Customizing miteʼs stats

There are two components of the mite pipeline that are concerned with the reporting of test data: the stats component and the prometheus exporter. The prometheus exporter works in a fully automatic way, based on the behavior of the stats component. Therefore, when customizing the statistics that mite exports, it is sufficient to work on the stats component; the prometheus exporter will do the right thing.

Mite stats are registered as entry points in python. Therefore, any modules that you install that extend miteʼs stats will automatically be picked up when the stats process starts. It logs a message for each moduleʼs stats that it finds, so you will know exactly what is loaded.

Writing custom stats

Prometheus, miteʼs chosen data backend, supports three different kinds of metrics: a Gauge, a Counter, and a Histogram.

Note

Prometheus also supports a Summary metric type, but this is just (for our purposes) a less performant version of a Histogram, so it will nt be further discussed.

Each of these is exposed as a class in the mite.stats module. When instantiating one of these classes to create a custom metric, you will need to supply a name, a matcher, and an extractor. The name is directly translated into the prometheus name for the metric, so it is useful for it to start with mite_ so that related metrics will be grouped together (especially if the prometheus instance that collects your mite metrics also collects other data, like CPU and memory usage of application processes).

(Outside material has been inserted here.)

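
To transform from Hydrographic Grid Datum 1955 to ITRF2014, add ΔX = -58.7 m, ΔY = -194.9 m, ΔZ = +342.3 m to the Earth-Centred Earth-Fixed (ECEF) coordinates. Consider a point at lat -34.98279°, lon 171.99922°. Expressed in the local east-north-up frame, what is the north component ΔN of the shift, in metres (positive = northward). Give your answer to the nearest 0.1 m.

At φ = -34.98279°, λ = 171.99922°: sin φ = -0.573330, cos φ = 0.819324, sin λ = 0.139187, cos λ = -0.990266.
ΔN = −sin φ cos λ·ΔX − sin φ sin λ·ΔY + cos φ·ΔZ = −(-0.573330)(-0.990266)(-58.7) − (-0.573330)(0.139187)(-194.9) + (0.819324)(342.3) = 298.23 m.

ΔN = 298.2 m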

The stats component acts by processing a stream of messages generated by the runner and controller. The matcher is a function that filters these messages, determining which are of interest to a particular stat and which it can ignore. Because each message has a type field, it is often useful to match on the value of that field, which is the purpose of the included mite.stats.matcher_by_type function. (However, the matcher receives the entire message dict as an argument, and can perform arbitrary computation on its contents if it wishes.)

The extractor function operates on the messages that have been selected by the matcher. The extractor pulls out some labels from the message, which will be added as labels to the time series in prometheus. It is also, in most cases, responsible for extracting a numerical value from the message. (The exception is stats of the Counter type, which count the occurrences of a particular message type. There, no value dependent on the message is needed, as the value of the counter is always incremented by one). The built-in mite.stats.extractor function covers most use-cases. It takes two arguments. The first is a sequence of strings, which will be extracted as keys from the message dictionary. The values of these keys will be used as the labels on the prometheus metric. The second argument is a single string, which names the dictionary key containing the numeric value to be accumulated. For more advanced usages, it will be necessary to construct a mite.stats.Extractor class directly. See mite.stats.controller_report_extractor for an example of this.

Here is an example of a custom stat from our work on AMQP testing:

def _amqp_extract(msg):
    for key, value in msg["total_received"].items():
        yield (key,), value


_MITE_STATS = [
    Gauge(
        "mite_amqp_tx_stats",
        matcher_by_type("amqp_tx_stats"),
        extractor(["message_name"], "total_sent")
    ),
    Gauge(
        "mite_amqp_rx_stats",
        matcher_by_type("amqp_rx_stats"),
        Extractor(labels=["message_name"], extract=_amqp_extract)
    )
]

In our AMQP injection functions, we send two messages. The first, amqp_tx_stats, names a message_name and contains a total_sent value. That is extracted into a Gauge by the first stat. Because each message_name is represented by a separate message, this is a simple stat. The second is the mite_rx_stats. This message is send by the worker coroutine that drains the AMQP queues. Once a second, it reports on the total number of messages it has received – of all types. Therefore, we need to write a custom _amqp_extract function, which will yield a sequence of (key, value) tuples.

We also need to inform mite about our stats, using pythonʼs entry points mechanism. To do so, we add a section to the setup.cfg file for our package:

[options.entry_points]
mite_stats =
    mite_amqp = id_mite_nft.amqp:_MITE_STATS

Note

It is also possible to specify the equivalent information in setup.py if that is the configuration file your project uses.